20/01/2009

Mudar... ou talvez não.

Há uma certa altura na vida em que nos cansamos particularmente de ser quem somos. Ela estava nessa fase. Não havia uma razão, em especial, mas tudo a aborrecia nela própria; a aparência física, a forma de estar, o modo como falava, o local onde vivia, enfim, tudo.

Queria mudar, ser outra. Sabia que era mais provável que lhe saísse o euromilhões do que conseguir transformar-se, no entanto, a ideia não lhe saía da cabeça.

Um dia, ao visitar as suas sobrinhas, crianças de tenra idade, passou um bom bocado a observar a sua caixa de bichos-da-seda. Estavam quase todos nos seus casulos, crisálidas à espera da libertação. Como seria bom se pudesse fazer o mesmo… Fechar-se por uns dias e, depois, surgir esbelta, crisóptera e voar sobre o mundo, irreconhecível e adorada pela sua beleza.

- Tia! Tia! Estás a ouvir?

Só então reparou que as duas crianças clamavam pela sua atenção e que se tinha deixado embalar num sonho infantil e disparatado.

- Sim, queridas, digam.

- Que tens? Estás estranha, hoje. – Disse a mais velha.

- Nada, a tia estava só distraída.

- Queres brincar connosco? Vamos brincar ao Peter Pan.

- Só se eu for a Sininho. – Afirmou rindo, lembrando-se do que pensara momentos antes.

- Mas tu és muito grande para ser a Sininho. – Retorquiu a mais nova.

Engoliu em seco – existe uma idade máxima para sonhar, até as crianças percebem isso, já tinha passado da validade.

Não podia ser! Tinha efectivamente de fazer algo por si própria, já não aguentava aquilo.

No dia seguinte, levantou-se cedo, saiu para as compras. Escolheu roupa de um estilo completamente novo, mais descontraído. Passou pelo cabeleireiro, fez um corte radical e pintou o cabelo de um tom avermelhado. Passou num oculista e comprou uns novos óculos de sol tipo “gata”. Estava tão diferente, com um ar muito mais fresco e leve. Sim, poderia brincar, saltar, correr!

Quando ia a descer a rua, viu ao longe a sua cunhada acompanhada pelas suas sobrinhas. Não a iriam certamente reconhecer. Quando estava a cerca de vinte metros, a mais nova largou a mão da mãe e correu na sua direcção.

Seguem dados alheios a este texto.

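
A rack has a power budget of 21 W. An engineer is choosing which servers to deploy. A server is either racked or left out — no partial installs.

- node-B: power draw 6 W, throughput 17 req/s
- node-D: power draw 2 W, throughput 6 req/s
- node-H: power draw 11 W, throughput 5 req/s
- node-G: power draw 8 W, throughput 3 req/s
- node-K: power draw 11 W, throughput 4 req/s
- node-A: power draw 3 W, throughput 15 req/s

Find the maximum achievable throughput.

Allowing fractional choices, the relaxed optimum would be about 42.5, but servers are indivisible.
node-B + node-D + node-G + node-A: power draw 6 + 2 + 8 + 3 = 19 ≤ 21, throughput 17 + 6 + 3 + 15 = 41.
node-B + node-D + node-A: power draw 6 + 2 + 3 = 11 ≤ 21, throughput 17 + 6 + 15 = 38.
Best is node-B, node-D, node-G, and node-A with total throughput 41.

41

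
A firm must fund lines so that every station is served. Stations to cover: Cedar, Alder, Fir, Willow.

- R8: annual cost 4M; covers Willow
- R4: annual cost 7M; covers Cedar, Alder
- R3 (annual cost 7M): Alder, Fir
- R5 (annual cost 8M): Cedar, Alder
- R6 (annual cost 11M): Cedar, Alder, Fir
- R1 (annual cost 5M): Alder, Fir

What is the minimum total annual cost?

15

The greedy cost-per-new-station heuristic would pick R1, R8, and R4 for 16, but a cheaper cover exists.
Choose R8 and R6: together they cover Cedar, Alder, Fir, Willow — every station.
Total annual cost: 4 + 11 = 15.
No cover costs less than 15.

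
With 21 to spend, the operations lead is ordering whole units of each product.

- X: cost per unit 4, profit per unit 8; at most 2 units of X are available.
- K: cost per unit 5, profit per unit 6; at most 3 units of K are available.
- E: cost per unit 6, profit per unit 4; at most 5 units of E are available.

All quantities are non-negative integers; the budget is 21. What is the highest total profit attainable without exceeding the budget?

28

X has the best ratio (8/4); taking only X gives at most 2×8 = 16 (stopped by the supply cap of 2).
Mixing does better — 2×X and 2×K: cost 18 ≤ 21, profit 2·8 + 2·6 = 28.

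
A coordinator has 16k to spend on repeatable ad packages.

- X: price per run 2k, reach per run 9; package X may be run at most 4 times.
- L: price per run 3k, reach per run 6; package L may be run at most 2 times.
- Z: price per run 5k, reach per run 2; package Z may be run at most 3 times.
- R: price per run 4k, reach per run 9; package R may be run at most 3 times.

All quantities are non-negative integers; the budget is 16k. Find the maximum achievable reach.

Take 4×X and 2×R: price 16 ≤ 16, reach 4·9 + 2·9 = 54.
X has the best ratio (9/2) and is taken to its limit of 4; remaining capacity is filled optimally with the others.

54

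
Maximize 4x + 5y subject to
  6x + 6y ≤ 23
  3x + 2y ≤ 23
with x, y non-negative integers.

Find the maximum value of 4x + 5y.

Relaxing integrality, the LP optimum is 19.17 at (x,y) = (0, 3.83), which is not an integer point.
(x,y)=(0,3): 6·0+6·3=18≤23, 3·0+2·3=6≤23, objective 15.
(x,y)=(1,2): 6·1+6·2=18≤23, 3·1+2·2=7≤23, objective 14.
(x,y)=(0,2): 6·0+6·2=12≤23, 3·0+2·2=4≤23, objective 10.
The best lattice point is (0,3), giving 15.

15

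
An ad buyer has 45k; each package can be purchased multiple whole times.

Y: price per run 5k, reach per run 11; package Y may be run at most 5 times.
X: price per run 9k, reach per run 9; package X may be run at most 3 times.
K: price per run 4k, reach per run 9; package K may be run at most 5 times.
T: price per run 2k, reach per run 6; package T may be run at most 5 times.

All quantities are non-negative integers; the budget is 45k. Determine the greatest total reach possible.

108

Take 3×Y, 5×K, and 5×T: price 45 ≤ 45, reach 3·11 + 5·9 + 5·6 = 108.
T has the best ratio (6/2) and is taken to its limit of 5; remaining capacity is filled optimally with the others.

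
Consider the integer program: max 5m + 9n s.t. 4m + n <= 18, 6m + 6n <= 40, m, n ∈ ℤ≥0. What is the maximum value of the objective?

54

(m,n)=(0,6): 4·0+1·6=6≤18, 6·0+6·6=36≤40, objective 54.
(m,n)=(1,5): 4·1+1·5=9≤18, 6·1+6·5=36≤40, objective 50.
(m,n)=(0,5): 4·0+1·5=5≤18, 6·0+6·5=30≤40, objective 45.
No feasible integer point exceeds 54.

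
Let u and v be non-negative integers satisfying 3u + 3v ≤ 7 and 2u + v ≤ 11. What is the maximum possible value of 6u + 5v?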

- Tia! Tia! Vamos brincar aos cento e um dálmatas! Tu és a Cruela.

4 comentários:

Armindo S. disse...

Também tu G F tens o sentido de humor afinado. O estilo está apuradíssimo, como sempre tem vindo a ser hábito.

Margarida Tomaz disse...

"O essencial é invisível para os olhos"
in O Principezinho

Nuno Baptista Coelho disse...

Bolas, a Margarida antecipou-se-me. Ao longo de toda a leitura, pensei exactamente nessa frase de S. E., aqui brilhantemente rebatida pela GF. O essencial transparece sempre, ou não seria essencial, as interpretações é que variam. E o desenho de um chapéu, muitas vezes, é só o desenho de um chapéu.

Um conto brilhante, bem temperado por um humor self-deprecating quantum satis, e uma punchline final a reconciliar-nos com esta chatice toda de ser. E ainda mais, um conto em que o essencial é tudo menos invisivel. Bravíssimo.

Aproveito ainda este espaço para saudar todos os companheiros desta jornada, e desculpar-me destes dias em que estive desligado da tomada, mesmo no que respeita à mais elemetar cortesia de retribuir um comentário. Estou de volta, e farei o meu melhor para recuperar os diversos atrasos.

Adriano disse...

É verdade. O que verdadeiramente importa nem sempre está à vista. E ainda bem que assim é. E ainda bem que a Guiomar nos soube mostrar isso.
Mas olha, Nuno: parece-me que, no conto, o "essencial" está "invisível", quero dizer que, para um olhar virgem, o que interessa não é o que é, é o que parece. De aí a proposta da criança: "Tu és a Cruela" E isto é tramado. Ou será que já estou assim tão velho e cansado?